Anyone seeking to set aside a state statute as repugnant to the federal Constitution must show that he is within the class with respect to whom the act is unconstitutional and that the alleged unconstitutional features injure him. Plymouth Coal Co. v. Pennsylvania, 232 U.S. 531.
This Court will not pass upon the definition of disputed terms in a state statute where that point is not of consequence to plaintiff in error, as in a case where refusal to file a prescribed statement was based on the general theory that no statement of any kind need be made, and not upon the ground of ambiguity of any of the terms used. So held as to the expression "trust certificates" in § 10322, Missouri Rev.Stat. 1909.
In advance of any construction of a statute by the courts of the enacting state, this Court assumes that those courts will give the act such a construction as will render it consistent with constitutional limitations. Bechtel v. Wilson, 204 U.S. 36.
Objections to the constitutionality of a state statute requiring the filing of an affidavit on the ground that the prescribed form in the statute is not exactly adapted to every corporation and that the state officers have construed the statute as not permitting any alterations are too frivolous to need serious attention. In this case, neither the statute nor official caution reasonably admits of the construction contended for.

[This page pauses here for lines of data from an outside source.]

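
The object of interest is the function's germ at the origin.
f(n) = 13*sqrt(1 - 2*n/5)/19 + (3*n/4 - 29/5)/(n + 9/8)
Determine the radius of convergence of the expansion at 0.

The radius of convergence is 9/8.

Denominator factor (n + 9/8): pole of order 1 at -9/8, modulus 9/8.
Branch term (13/19)*sqrt(1 - n/(5/2)): its argument vanishes at n = 5/2, a square-root branch point, modulus 5/2.
The radius of convergence is the smallest modulus among the singular points: 9/8.


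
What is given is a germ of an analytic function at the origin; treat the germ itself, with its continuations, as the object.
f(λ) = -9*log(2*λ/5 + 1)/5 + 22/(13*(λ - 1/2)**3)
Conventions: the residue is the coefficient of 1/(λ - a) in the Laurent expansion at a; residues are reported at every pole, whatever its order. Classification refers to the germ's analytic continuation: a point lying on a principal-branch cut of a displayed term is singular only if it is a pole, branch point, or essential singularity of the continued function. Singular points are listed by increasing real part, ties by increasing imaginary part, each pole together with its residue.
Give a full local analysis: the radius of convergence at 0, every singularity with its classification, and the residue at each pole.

Denominator factor (λ - 1/2)^3: pole of order 3 at 1/2, modulus 1/2.
Branch term (-9/5)*log(1 - λ/(-5/2)): its argument vanishes at λ = -5/2, a logarithmic branch point, modulus 5/2.
The radius of convergence is the smallest modulus among the singular points: 1/2.
The branch term is analytic at 1/2 and contributes nothing to the residue; only the rational part matters.
At the order-3 pole 1/2 set g(λ) = (λ - (1/2))^3*(rational part) = 22/13.
Order-3 pole: residue = g''(a)/2; g''(1/2) = 0, so the residue is 0.
List the singular points by increasing real part (a conjugate pair: the negative imaginary part first).

Radius of convergence at 0: 1/2.
At -5/2: a logarithmic branch point.
At 1/2: a pole of order 3; residue 0.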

While classification must be reasonable and corporations may not be arbitrarily selected for subjection to a burden to which individuals would as appropriately be subject, there is a reasonable basis for classifying corporations on account of their peculiar attributes in regard to participation in prohibited trusts and combinations.
Section 10322, Missouri Rev.Stat. 1909, requiring officers of corporations to annually file with the Secretary of State, an affidavit in form as prescribed in the statute setting forth the nonparticipation of the corporation in any pool, trust, agreement or combination under penalty of forfeiture of charter or right to do business in the state is not unconstitutional as depriving the corporation of its property without due process of law or as denying them equal protection of the law on account of any reason involved in this case.
249 Missouri, 702, affirmed.
The facts, which involve the constitutionality under the Fourteenth Amendment of a statute of Missouri requiring corporations to file annually an affidavit of nonparticipation in trusts and combinations, are stated in the opinion.